Car quoique Dieu lui eût dit (Exode, chap. III, vers 18)
que les Israélites lui obéiraient, il en doute cependant
et pose à Dieu cette difficulté (Exode, chap. IV,
vers. 1) : "Que ferai-je, s'ils ne croient pas en moi et s'ils
ne m'obéissent pas ?" Dieu lui avait donc été
révélé comme ne prenant point de part aux actions
humaines et ne les connaissant pas à l'avance. Il donne à
Moïse deux signes et lui dit (Exode, chap. IV, vers. 8) :
"S'il arrive qu'ils ne croient pas en toi au premier signe, ils
te croiront au second ; et si alors même ils ne veulent pas croire,
prends de l'eau du fleuve," etc. Assurément, si quelqu'un
veut peser mûrement et sans préjugé ces paroles de
Moïse, il reconnaîtra clairement que Moïse pensait de
Dieu qu'il est un être qui a toujours existé, qui existe
et qui existera toujours (et c'est pour cela qu'il le nomme Jéhovah,
mot qui exprime en hébreu ces trois moments de l'existence), mais
qu'il n'a rien enseigné sur sa nature, sinon qu'il est miséricordieux,
bienveillant, etc., et surtout jaloux, comme on peut le voir dans plusieurs
passages du Pentateuque. Il croyait aussi que cet être diffère
de tous les autres êtres, de telle sorte qu'il ne peut être
exprimé par aucune image, ni être vu, non pas tant par l'impossibilité
même de la chose qu'à cause de la faiblesse humaine. Sous
le rapport de la puissance, il enseignait que Dieu seul la possède
en propre ; car quoiqu'il reconnaisse d'autres êtres qui remplissent
les fonctions divines (sans aucun doute, par l'ordre de Dieu et la mission
qu'ils en ont reçue), je veux dire des êtres à qui
Dieu a donné l'autorité, le droit et le pouvoir pour diriger
les nations, veiller sur elles et en prendre soin, toutefois cet être
que tous les autres sont obligés d'honorer est le Dieu suprême,
et, pour parler le langage des Hébreux, le Dieu des dieux. C'est
dans ce sens qu'il dit dans l'Exode (chap. XV, vers. 11) : "Qui
entre les dieux est semblable à toi, Jéhovah ?"
Et de même Jétro (chap. XVIII, vers. 11) : "C'est
alors que j'ai connu que Jéhovah est plus grand que tous les dieux,"
c'est-à-dire, je suis forcé de croire avec Moïse que
Jéhovah est plus grand que tous les autres dieux, et qu'il a une
puissance singulière.
Maintenant, Moïse a-t-il considéré ces êtres
qui remplissaient les fonctions divines comme des créatures de
Dieu ? on peut en douter.
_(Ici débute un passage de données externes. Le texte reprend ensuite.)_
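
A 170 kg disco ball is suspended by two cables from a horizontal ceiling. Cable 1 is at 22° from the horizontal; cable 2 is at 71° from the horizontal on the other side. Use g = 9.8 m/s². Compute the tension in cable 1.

Weight W = 170 × 9.8 = 1666 N acts straight down.
Horizontal: T_1 cos 22° = T_2 cos 71°  →  T_2 = 2.848 T_1.
Vertical: T_1 sin 22° + T_2 sin 71° = 1666.
Substituting the horizontal relation into the vertical equation gives 3.067 T_1 = 1666, so T_1 = 543.1 N.

T_1 ≈ 543 N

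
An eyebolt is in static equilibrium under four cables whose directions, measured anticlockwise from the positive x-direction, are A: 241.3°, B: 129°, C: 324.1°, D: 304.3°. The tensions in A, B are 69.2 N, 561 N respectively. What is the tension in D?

Resolve: ΣF_x = 69.2 cos 241.3° + 561 cos 129° + T_C cos 324.1° + T_D cos 304.3° = 0.
        ΣF_y = 69.2 sin 241.3° + 561 sin 129° + T_C sin 324.1° + T_D sin 304.3° = 0.
The known terms sum to (-386.3, 375.3) N, so 0.8100 T_C + 0.5635 T_D = 386.3 and -0.5864 T_C − 0.8261 T_D = -375.3.
Solving simultaneously: T_C = 317.7 N, T_D = 228.8 N.

T_D ≈ 229 N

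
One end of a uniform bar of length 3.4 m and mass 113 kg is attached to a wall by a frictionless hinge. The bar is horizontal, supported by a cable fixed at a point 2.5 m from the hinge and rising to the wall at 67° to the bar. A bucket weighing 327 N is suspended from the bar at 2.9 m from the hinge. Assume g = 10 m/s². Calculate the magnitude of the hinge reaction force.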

Il n'a rien dit en effet, que je sache, de leur
création ni de leur origine. La doctrine qu'il enseigne, la voici
en quelques mots : l'Être suprême a fait passer ce monde visible
(Genèse, chap. I, vers. 2) du chaos à l'ordre, et
y a déposé les germes des choses naturelles. Il a sur toutes
choses un droit souverain et une souveraine puissance, et c'est en vertu
de cette puissance et de ce droit qu'il s'est choisi pour lui seul la
nation hébraïque (Deutéron., chap. X, vers.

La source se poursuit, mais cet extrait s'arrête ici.